To avoid repeating these mistakes, a second Green Revolution should include more than the staple crops that fed the world from the 1950s to the 1980s, and embrace dryland farming to grow crops such as sorghum, cassava and beans.
And it should harness South-East Asia's vast upland, rain-fed agricultural areas, not just the irrigated lowlands at the centre of food production decades ago. About 70 per cent of the land area of South-East Asia is rain-fed, and most of its poor people live in these areas.
Agricultural science and technologies developed over the decades can contribute to the success of a second Green Revolution. The challenge is to increase production using less water, nutrients and land, and with lower environmental impact.
But food security also requires crops that can withstand extreme weather. For example, IRRI has developed a rice variety that can survive two weeks of complete submergence in water, and recently released to farmers in Bangladesh two drought-tolerant rice varieties, BRRI dhan56 and BRRI dhan57. 

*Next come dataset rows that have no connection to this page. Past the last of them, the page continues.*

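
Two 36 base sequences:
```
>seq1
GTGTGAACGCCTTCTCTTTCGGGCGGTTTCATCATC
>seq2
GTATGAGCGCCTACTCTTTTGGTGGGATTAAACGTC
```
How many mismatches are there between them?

Comparing position by position, 10 sites differ: 3 (G/A), 7 (A/G), 13 (T/A), 20 (C/T), 23 (G/T), 24 (C/G), 27 (T/A), 30 (C/A), 32 (T/A), 34 (A/G).

10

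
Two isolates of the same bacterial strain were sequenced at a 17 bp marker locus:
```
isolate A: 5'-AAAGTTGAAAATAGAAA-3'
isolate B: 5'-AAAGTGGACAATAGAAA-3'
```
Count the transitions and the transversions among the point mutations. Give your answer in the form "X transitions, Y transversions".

0 transitions, 2 transversions

Mismatches (1-based):
base 6: T→G (pyrimidine→purine, transversion)
base 9: A→C (purine→pyrimidine, transversion)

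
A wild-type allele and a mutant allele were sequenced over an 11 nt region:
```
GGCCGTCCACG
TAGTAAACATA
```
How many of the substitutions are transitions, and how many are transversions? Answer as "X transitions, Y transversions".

Mismatches (1-based):
position 1: G→T (purine→pyrimidine, transversion)
position 2: G→A (purine→purine, transition)
position 3: C→G (pyrimidine→purine, transversion)
position 4: C→T (pyrimidine→pyrimidine, transition)
position 5: G→A (purine→purine, transition)
position 6: T→A (pyrimidine→purine, transversion)
position 7: C→A (pyrimidine→purine, transversion)
position 10: C→T (pyrimidine→pyrimidine, transition)
position 11: G→A (purine→purine, transition)

5 transitions, 4 transversions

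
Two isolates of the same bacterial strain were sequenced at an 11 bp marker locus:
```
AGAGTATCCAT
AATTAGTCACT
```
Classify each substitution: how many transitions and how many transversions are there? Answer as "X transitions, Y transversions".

Transitions (purine↔purine or pyrimidine↔pyrimidine): 2 G→A, 6 A→G.
Transversions (purine↔pyrimidine): 3 A→T, 4 G→T, 5 T→A, 9 C→A, 10 A→C.

2 transitions, 5 transversions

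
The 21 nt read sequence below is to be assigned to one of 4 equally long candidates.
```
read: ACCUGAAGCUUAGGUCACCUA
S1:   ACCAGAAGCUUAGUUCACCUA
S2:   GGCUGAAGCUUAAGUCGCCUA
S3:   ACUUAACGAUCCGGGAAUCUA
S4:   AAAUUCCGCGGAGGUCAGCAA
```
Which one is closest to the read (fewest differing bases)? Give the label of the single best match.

S1

S1 differs at 2 bases; S2 differs at 4 bases; S3 differs at 9 bases; S4 differs at 9 bases. The closest is S1.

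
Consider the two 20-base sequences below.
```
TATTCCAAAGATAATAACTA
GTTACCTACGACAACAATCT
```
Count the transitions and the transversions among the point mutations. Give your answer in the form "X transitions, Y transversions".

Transitions (purine↔purine or pyrimidine↔pyrimidine): 12 T→C, 15 T→C, 18 C→T, 19 T→C.
Transversions (purine↔pyrimidine): 1 T→G, 2 A→T, 4 T→A, 7 A→T, 9 A→C, 20 A→T.

4 transitions, 6 transversions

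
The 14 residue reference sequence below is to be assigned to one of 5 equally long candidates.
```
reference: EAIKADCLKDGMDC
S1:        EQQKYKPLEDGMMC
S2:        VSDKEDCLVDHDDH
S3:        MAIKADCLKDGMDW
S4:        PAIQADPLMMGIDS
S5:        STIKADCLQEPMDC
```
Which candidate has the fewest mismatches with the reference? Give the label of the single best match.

S1 differs at 7 positions; S2 differs at 8 positions; S3 differs at 2 positions; S4 differs at 7 positions; S5 differs at 5 positions. The closest is S3.

S3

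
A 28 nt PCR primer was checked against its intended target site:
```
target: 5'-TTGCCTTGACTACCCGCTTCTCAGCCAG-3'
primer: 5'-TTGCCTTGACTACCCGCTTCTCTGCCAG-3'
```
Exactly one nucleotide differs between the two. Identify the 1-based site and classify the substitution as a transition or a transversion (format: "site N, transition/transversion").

site 23, transversion

The sequences differ only at site 23: A→T (purine→pyrimidine), a transversion.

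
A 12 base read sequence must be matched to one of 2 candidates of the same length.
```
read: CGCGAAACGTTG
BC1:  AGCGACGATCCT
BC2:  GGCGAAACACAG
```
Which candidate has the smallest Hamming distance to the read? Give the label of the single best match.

Hamming distances to read — BC1: 8; BC2: 4.
Smallest is BC2 with 4 mismatches.

BC2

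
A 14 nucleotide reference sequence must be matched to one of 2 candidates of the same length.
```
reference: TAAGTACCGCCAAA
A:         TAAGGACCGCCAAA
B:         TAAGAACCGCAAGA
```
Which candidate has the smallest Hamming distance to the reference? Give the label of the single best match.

A

A differs at 1 base; B differs at 3 bases. The closest is A.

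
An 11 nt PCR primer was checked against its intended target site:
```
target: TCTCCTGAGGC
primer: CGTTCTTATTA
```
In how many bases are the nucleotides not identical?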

And ICRISAT has developed and tested innovations in crop, soil and water management that can help farmers better adapt to the impacts of climate change. For example, it has shown that adapting the germplasm of sorghum — the dietary staple of more than 500 million people in rain-fed areas — can help maintain crop yields in warmer temperatures.
Scientific innovations are here to be harnessed to head off the looming 'perfect storm'. What is needed is the political will — from governments, foundations and international agencies — to jump-start a second, greener Green Revolution in the uplands.
Crispin Maslog is a Manila-based consultant for the Asian Institute of Journalism and Communication. A former journalist, professor and environmental activist, he worked for the Press Foundation of Asia and the International Rice Research Institute.